M. Lefèvre, ayant connu par-là que je m'étois occupé de La Fontaine, au lieu de réimprimer simplement une troisième fois l'édition qu'il avoit donnée de cet auteur,, m'engagea à entreprendre un travail sur toutes les productions de notre fabuliste, de les revoir, de les mettre en ordre, de les accompagner des notes nécessaires, afin de rendre la nouvelle édition qu'il préparoit plus régulière, plus exacte, et plus complète. Les deux premières éditions qu'il avoit publiées étoient précédées d'une Vie de La Fontaine par M. Auger; et si ce savant académicien s'étoit rendu éditeur des œuvres de l'auteur qu'il avoit si bien apprécié, il m'auroit épargné un long travail, et le public y auroit beaucoup gagné. Mais malheureusement il n'en étoit pas ainsi : un avis qui se trouve en tête de l'édition de 1814, et qui a été retranché dans celle de 1818, nous apprend que le libraire, qui avoit conçu le premier l'idée de donner une édition complète de La Fontaine, étoit seul resté chargé du soin de la diriger; et quoiqu'il se soit acquitté de sa tâche avec zèle et discernement, il s'est facilement aperçu qu'il restoit encore à cet égard quelque chose à faire.

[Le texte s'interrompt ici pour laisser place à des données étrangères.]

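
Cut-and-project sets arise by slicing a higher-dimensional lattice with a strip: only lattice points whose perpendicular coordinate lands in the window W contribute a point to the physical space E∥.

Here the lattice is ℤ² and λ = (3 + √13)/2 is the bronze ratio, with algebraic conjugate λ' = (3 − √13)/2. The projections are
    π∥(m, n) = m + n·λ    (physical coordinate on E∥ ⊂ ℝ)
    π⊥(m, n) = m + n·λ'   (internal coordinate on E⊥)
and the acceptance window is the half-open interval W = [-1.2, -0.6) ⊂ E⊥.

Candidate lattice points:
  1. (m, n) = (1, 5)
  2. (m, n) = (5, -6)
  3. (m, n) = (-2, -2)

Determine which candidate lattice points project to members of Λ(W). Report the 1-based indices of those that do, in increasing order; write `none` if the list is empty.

Compute λ' = (3−√13)/2 = -0.30278, so π⊥(m,n) = m -0.30278·n.
#1 (1,5): internal coord 1 + (5)·λ' = -0.51388; -0.51388 ∉ [-1.2, -0.6) → out
#2 (5,-6): internal coord 5 + (-6)·λ' = +6.81665; +6.81665 ∉ [-1.2, -0.6) → out
#3 (-2,-2): internal coord -2 + (-2)·λ' = -1.39445; -1.39445 ∉ [-1.2, -0.6) → out

none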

Je me suis donc laissé trop facilement persuader peutétre qu'il pourroit étre utile aux lettres et agréable au public que je me rendisse éditeur de La Fontaine ; et je publiai, en 1822 et 1823, une nouvelle édition de ce poëte, revue, mise en ordre, et accompagnée de notes, en six volumes in-8°.

Cette édition eut plus de succès que je n'eusse desiré; car on n'a cessé, depuis qu'elle a paru, de la réimprimer, en tout ou en partie, avec des retranchements plus ou moins considérables, soit dans les notes, soit dans les préfaces.

C'est cette même édition que je reproduis avec des additions et des améliorations nombreuses; mais, n'ayant rien changé au plan que je m'étois formé, je dois reproduire aussi l'exposé que j'en ai fait primitivement.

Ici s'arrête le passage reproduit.